Under the terms of the deal, UMC will acquire 84.1% of MIFS from Fujitsu Semiconductor for around ¥57.6 billion ($520.52 million), increasing its current stake of 15.9% to 100%. The transaction is planned to close on January 1, 2019, following approval by the relevant regulators. After the transaction is closed, MIFS will continue to operate and will become a wholly owned subsidiary of UMC (its official name will be published at a later date).
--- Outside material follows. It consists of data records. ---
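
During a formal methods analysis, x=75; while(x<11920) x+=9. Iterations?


Step 1: x goes from 75 toward 11920 by 9; the body runs while x<11920, so iterations = ceil((bound-start)/step)
Step 2: Distance=11845
Step 3: ceil(11845/9)=1317

1317


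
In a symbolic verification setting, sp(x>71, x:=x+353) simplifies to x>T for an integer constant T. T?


Formula: sp(P, x:=E) = exists old_x. (x = E[old_x/x]) AND P[old_x/x] (old_x is the value of x before the assignment; eliminate old_x by solving x = E[old_x/x] for old_x)
Step 1: Precondition P: x>71, i.e. old_x > 71
Step 2: Assignment gives x = old_x + 353, so old_x = x - 353
Step 3: Substitute into P: x - 353 > 71
Step 4: Simplify: x > 71+353 = 424

424


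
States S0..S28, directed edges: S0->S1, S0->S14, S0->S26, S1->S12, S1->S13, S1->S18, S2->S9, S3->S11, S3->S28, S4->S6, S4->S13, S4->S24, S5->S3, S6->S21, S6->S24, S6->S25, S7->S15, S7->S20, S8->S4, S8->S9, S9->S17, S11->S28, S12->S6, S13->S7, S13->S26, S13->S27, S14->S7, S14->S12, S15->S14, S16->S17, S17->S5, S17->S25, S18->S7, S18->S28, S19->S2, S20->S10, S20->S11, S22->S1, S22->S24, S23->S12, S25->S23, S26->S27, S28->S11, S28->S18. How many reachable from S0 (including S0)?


BFS from S0:
  layer 0: {S0}
  layer 1: {S1, S14, S26}
  layer 2: {S7, S12, S13, S18, S27}
  layer 3: {S6, S15, S20, S28}
  layer 4: {S10, S11, S21, S24, S25}
  layer 5: {S23}
Reachable set: {S0, S1, S6, S7, S10, S11, S12, S13, S14, S15, S18, S20, S21, S23, S24, S25, S26, S27, S28}
Count = 19

19


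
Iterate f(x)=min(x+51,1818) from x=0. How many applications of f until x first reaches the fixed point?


Step 1: x=0, cap=1818, increment=51
Step 2: x grows by 51 each step until capped at 1818; fixed point is x=1818
Step 3: iterations = ceil(1818/51) = 36

36


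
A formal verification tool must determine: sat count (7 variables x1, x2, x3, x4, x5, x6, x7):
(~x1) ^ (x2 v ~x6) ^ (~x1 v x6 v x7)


CNF with 3 clauses over 7 vars (128 assignments).
An assignment satisfies CNF iff every clause has >=1 true literal.
Check each row (bits = x1,x2,x3,x4,x5,x6,x7; clause T/F shown):
  row 0 [0000000]: clauses=TTT -> 1
  row 1 [0000001]: clauses=TTT -> 1
  row 2 [0000010]: clauses=TFT -> 0
  row 3 [0000011]: clauses=TFT -> 0
  row 4 [0000100]: clauses=TTT -> 1
  (every remaining row is evaluated the same way; all 128 results are listed next)
Full result column, 8 rows per line (x1,x2,x3,x4 fixed per line; x5,x6,x7 runs 000..111 left to right):
  rows 0-7 [x1,x2,x3,x4=0000]: 11001100  (ones: 4)
  rows 8-15 [x1,x2,x3,x4=0001]: 11001100  (ones: 4)
  rows 16-23 [x1,x2,x3,x4=0010]: 11001100  (ones: 4)
  rows 24-31 [x1,x2,x3,x4=0011]: 11001100  (ones: 4)
  rows 32-39 [x1,x2,x3,x4=0100]: 11111111  (ones: 8)
  rows 40-47 [x1,x2,x3,x4=0101]: 11111111  (ones: 8)
  rows 48-55 [x1,x2,x3,x4=0110]: 11111111  (ones: 8)
  rows 56-63 [x1,x2,x3,x4=0111]: 11111111  (ones: 8)
  rows 64-71 [x1,x2,x3,x4=1000]: 00000000  (ones: 0)
  rows 72-79 [x1,x2,x3,x4=1001]: 00000000  (ones: 0)
  rows 80-87 [x1,x2,x3,x4=1010]: 00000000  (ones: 0)
  rows 88-95 [x1,x2,x3,x4=1011]: 00000000  (ones: 0)
  rows 96-103 [x1,x2,x3,x4=1100]: 00000000  (ones: 0)
  rows 104-111 [x1,x2,x3,x4=1101]: 00000000  (ones: 0)
  rows 112-119 [x1,x2,x3,x4=1110]: 00000000  (ones: 0)
  rows 120-127 [x1,x2,x3,x4=1111]: 00000000  (ones: 0)
Satisfying assignments = 4+4+4+4+8+8+8+8+0+0+0+0+0+0+0+0 = 48

48


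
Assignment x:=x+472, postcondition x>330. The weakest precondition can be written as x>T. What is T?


Formula: wp(x:=E, P) = P[E/x] (substitute E for x in postcondition)
Step 1: Postcondition: x>330
Step 2: Substitute x+472 for x: x+472>330
Step 3: Solve for x: x > 330-472 = -142

-142


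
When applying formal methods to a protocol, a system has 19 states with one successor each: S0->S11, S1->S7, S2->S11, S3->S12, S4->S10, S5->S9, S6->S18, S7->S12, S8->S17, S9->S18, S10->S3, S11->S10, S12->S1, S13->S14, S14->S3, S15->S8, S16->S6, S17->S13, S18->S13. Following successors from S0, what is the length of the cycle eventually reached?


Trace from S0 until a state repeats:
  S0 -> S11 -> S10 -> S3 -> S12 -> S1 -> S7 -> S12
S12 first seen at step 4, revisited at step 7.
Cycle length = 7 - 4 = 3

3


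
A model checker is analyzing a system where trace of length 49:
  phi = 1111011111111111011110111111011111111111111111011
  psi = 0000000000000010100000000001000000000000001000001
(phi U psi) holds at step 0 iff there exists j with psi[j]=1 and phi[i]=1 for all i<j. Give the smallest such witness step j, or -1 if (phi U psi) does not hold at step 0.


(phi U psi) at 0: need smallest j with psi[j]=1 and phi[i]=1 for all i in [0,j).
Scan from step 0:
  step 0: phi=1, psi=0 -> continue
  step 1: phi=1, psi=0 -> continue
  step 2: phi=1, psi=0 -> continue
  step 3: phi=1, psi=0 -> continue
  step 4: phi=0 -> phi-prefix broken from here
  step 14: psi=1 but phi already failed -> not a witness
  step 16: psi=1 but phi already failed -> not a witness
  step 27: psi=1 but phi already failed -> not a witness
  step 42: psi=1 but phi already failed -> not a witness
  step 48: psi=1 but phi already failed -> not a witness
  end of trace: no witness -> -1
Witness step = -1

-1


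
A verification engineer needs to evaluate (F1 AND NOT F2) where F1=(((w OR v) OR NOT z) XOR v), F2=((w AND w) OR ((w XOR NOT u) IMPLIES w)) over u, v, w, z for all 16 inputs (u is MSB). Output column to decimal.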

MIFS runs two 300-mm fabs — the Fab-B1 and the Fab-B2 constructed in 2004 and 2006, respectively. Both fabs were built by Fujitsu to produce chips using 0 nm and 65 nm process technologies and have never been seriously upgraded. In 2009 the company decided to go “fab lite” and spun off the fabs into Fujitsu Semiconductor Limited, which started to outsource production of 28-nm and 40-nm chips to TSMC, which was reportedly interested in taking over the plants. In 2014 Fujitsu Semiconductor agreed to form a joint venture with UMC and sell a stake in MIFS to the Taiwanese contract maker of chips. In return, UMC licensed its 40 nm process technology to MIFS and even helped to install an appropriate production line in one of the fabs.
Various sources report that the two MIFS fabs can produce from 28,000 to 40,000 300-mm wafers per month, which will be a nice addition to UMC’s 140,000 300-mm wafers per month. Meanwhile it is necessary to note that since the fabs have never been seriously upgraded, they cannot produce chips using 28 nm technology let alone FinFET fabrication processes. MIFS implied several years ago that 40 nm would be used for the next 20 to 30 years, though Fujitsu Semiconductor still decided to sell its aging asset to UMC. The decision puts an end to Fujitsu’s 62-year history of microelectronics production that kicked off in the silicon transistor era in 1956.
UMC itself has been having troubles developing FinFET-based process technologies and barely processed several thousands of wafers using its 14 nm node in 2017. Therefore, expanding production capacities with mature product lines seems to be a bid to increase sales.
UMC’s acquisition of MIFS will enable the company to better compete against GlobalFoundries and TSMC for customers that require cheap and mature process technologies as well as for clients in Japan.